A situação fez com que o rio Paraguai, principal formador do Pantanal, registrasse o menor nível das últimas décadas. Em junho, quando o rio costuma registrar o seu pico ao longo do ano, o nível da água chegou a 2,10 metros. Trata-se da menor marca dos últimos 47 anos, segundo a Embrapa. A média, nesse período, é de 5,6 metros.
Pesquisadores ainda avaliam as causas da pouca quantidade de chuva no bioma desde o começo de 2020. Mas acreditam que possa estar relacionado a fenômenos climáticos.
Alguns estudiosos acreditam que uma das explicações para a baixa quantidade de chuva no Pantanal é o fenômeno conhecido como “rios voadores”, no qual a corrente de umidade que surge na Amazônia origina uma grande coluna de água, que é transportada pelo ar a vastas regiões da América do Sul. Diante do desmatamento da Floresta Amazônica, que também sofre duramente com as queimadas, esse fenômeno perde parte da capacidade de levar água a outras regiões.
“Não são apenas questões climáticas que culminaram na atual situação das queimadas no Pantanal. É uma combinação de fatores”, ressalta o engenheiro florestal Júlio Sampaio, líder da Iniciativa Pantanal do WWF.
Um dos fatores que colabora para a propagação das queimadas é o crescente desmatamento — ação que tem o fogo como forte aliado. De acordo com o Inpe, 24.915 km² do Pantanal, correspondente a 16,5% do bioma, foram desmatados até o ano passado. O número equivale, por exemplo, a pouco mais de quatro vezes a área de Brasília.
Um levantamento do Ministério Público de Mato Grosso do Sul apontou que cerca de 40% do desmatamento na área do Pantanal do Estado podem ter ocorrido de forma ilegal, pois não foram identificadas autorizações ambientais.
Uma perícia feita recentemente pelo Centro Integrado Multiagências de Coordenação Operacional (Ciman-MT) apontou que o fogo que atinge o bioma em Mato Grosso é causado por ações humanas, em situações como como queima de pasto, fogo em raízes de árvores para a retirada de mel e incêndios em equipamentos agrícolas. A Delegacia de Meio Ambiente (Dema-MT) apura a situação.

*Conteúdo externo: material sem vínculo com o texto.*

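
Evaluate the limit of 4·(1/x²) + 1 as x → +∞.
Evaluate the dominant behaviour as x → +∞; each term tends to a finite value or vanishes.
Limit = 1.

Final answer: 1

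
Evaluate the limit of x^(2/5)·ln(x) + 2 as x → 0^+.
The product is a 0·∞ indeterminate form at x → 0⁺.
Rewrite the product as ln(x) / x^(-2/5) and apply L'Hôpital, or use the standard hierarchy x^(-2/5) ≫ |ln x| as x → 0⁺.
The indeterminate product → 0, so the limit = 2.

Final answer: 2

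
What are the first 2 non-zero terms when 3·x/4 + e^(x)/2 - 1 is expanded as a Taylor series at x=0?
5·x/4 - 1/2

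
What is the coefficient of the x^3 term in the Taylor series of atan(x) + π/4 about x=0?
Expand to order 3: atan(x) + π/4 = -x^3/3 + x + π/4 + O(x^4).
The coefficient of x^3 is -1/3.

Final answer: -1/3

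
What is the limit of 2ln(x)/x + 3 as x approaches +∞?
The quotient is an ∞/∞ indeterminate form as x → +∞.
The polynomial denominator x dominates the logarithmic numerator (any positive power of x ≫ ln(x) as x → ∞), so the quotient → 0.
Adding the constant: 0 + 3 = 3. Limit = 3.

Final answer: 3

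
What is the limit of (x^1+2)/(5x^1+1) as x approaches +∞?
This is an ∞/∞ indeterminate form as x → +∞.
Divide numerator and denominator by x and let the lower-order terms vanish; the leading terms give 1/5.
Limit = 1/5.

Final answer: 1/5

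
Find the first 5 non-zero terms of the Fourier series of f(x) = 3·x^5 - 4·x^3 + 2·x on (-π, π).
(-128·π^2 + 6·π^4 + 772)·sin(x) + (-3·π^4 - 61/2 + 19·π^2)·sin(2·x) + (-64·π^2/9 + 164/27 + 2·π^4)·sin(3·x) + (-3·π^4/2 - 157/64 + 31·π^2/8)·sin(4·x) + (-64·π^2/25 + 884/625 + 6·π^4/5)·sin(5·x)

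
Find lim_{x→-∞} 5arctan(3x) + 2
Evaluate the dominant behaviour as x → -∞; each term tends to a finite value or vanishes.
Limit = 2 - 5·π/2.

Final answer: 2 - 5·π/2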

A imensa maioria dos incêndios, segundo especialistas, começa em propriedades privadas — mais de 95% das áreas do bioma são particulares. “O fogo no Pantanal não surge naturalmente, principalmente em um período sem raios. Esse incêndio precisa ser provocado pela ação humana”, relata Sampaio.
“O fogo está presente nas práticas de manejo dos pantaneiros e ribeirinhos, para a limpeza e preservação de área. Mas quando acontece queimada em uma situação como a atual, de extrema seca, o fogo, que antes era controlado, pode fugir do controle e avançar para diversas regiões, como tem acontecido”, pontua o engenheiro florestal.
O especialista salienta que, por haver muita vegetação, um pequeno incêndio no Pantanal logo atinge grandes proporções em um cenário de seca. “No ano passado, já havia sido uma situação bastante difícil. Mas em 2020 foi muito pior”, declara Sampaio.
Em 2019, segundo o Inpe, foram registrados 3.165 focos de calor entre janeiro e agosto. No mesmo período deste ano, os registros foram mais que o triplo: 10,1 mil focos.